Pas mal (French) – Literally this means “not bad,” but as far as I can tell, this is how you express something is actually really good in France (as opposed to “très bon,” which literally means “very good”). We use it in both contexts at home.
Hygge (Danish) – By now you’ve probably heard this one, as proven by the fact that my local library has no fewer than six books with “hygge” in the title. They say it has no literal translation in to English, though cozy is the most closely associated term. We use this one a lot at home; since we are gone so much, we love to light candles, curl up together on the sofa, and enjoy a nice sweet treat together when we get back. We even have a “hygge basket” where we store our hygge woolen blanket.

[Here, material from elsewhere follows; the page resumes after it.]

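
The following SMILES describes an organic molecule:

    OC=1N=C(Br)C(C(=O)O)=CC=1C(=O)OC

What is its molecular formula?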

On line (US Northeast) – Okay, not really a foreign word (though sometimes NYC feels like another country). We are accustomed to using the phrase “in line,” as in “I am currently in line waiting to check out at the grocery store.” In New York, we’ve noticed that we are more likely to hear “on line,” as in, “next on line (please).” The please is apparently optional.
Caso cerrado (Spanish) – This translates to “case closed.” We use this mostly when solving a very minor problem, such as looking for a spare sock or trying to decide what to eat for dinner.
Je suis desole (French) – This is how we learned to say “I am sorry” in French, but this phrase gets used most at home when we’re actually not sorry, but feel obligated to say it anyway.
Basta (Italian) – Last summer we took the train from Nice, France, into Ventimiglia, Italy, just to say we’d “been to Italy” and have pizza. Michael wanted to go to a place called “Pasta e Basta,” but we ultimately ended up at a similarly-named place called “Pizza and Pasta” (to add to the confusion, by the time we got there, they had changed their name to “La Musa”). This didn’t stop us from constantly adding the phrase “…e basta” any time one of us suggested pasta for dinner once we got back. It wasn’t until later that we learned “basta” means “enough,” so we now also use the true meaning as well.
Fatigué (French) – Before we went to France for the first time, we tried a selection of free videos from the internet and public library for learning French (yes, despite learning in my courses that this is an unhelpful method for true language-learning). One video was quite corny, and it went too fast, except for teaching the phrase “Je suis fatigue,” which means “I am tired.” We didn’t ever have the need to let any French people know we were tired on our trip, but we use this one a lot at home.
Allora (Italian) – We can actually thank Aziz Ansari in Master of None for this one. We learned this one after we got back from Italy, but apparently you use it as “well, …” Like in, “Allora, I guess that’s the end of this post.”
Do you have any favorite foreign words or phrases?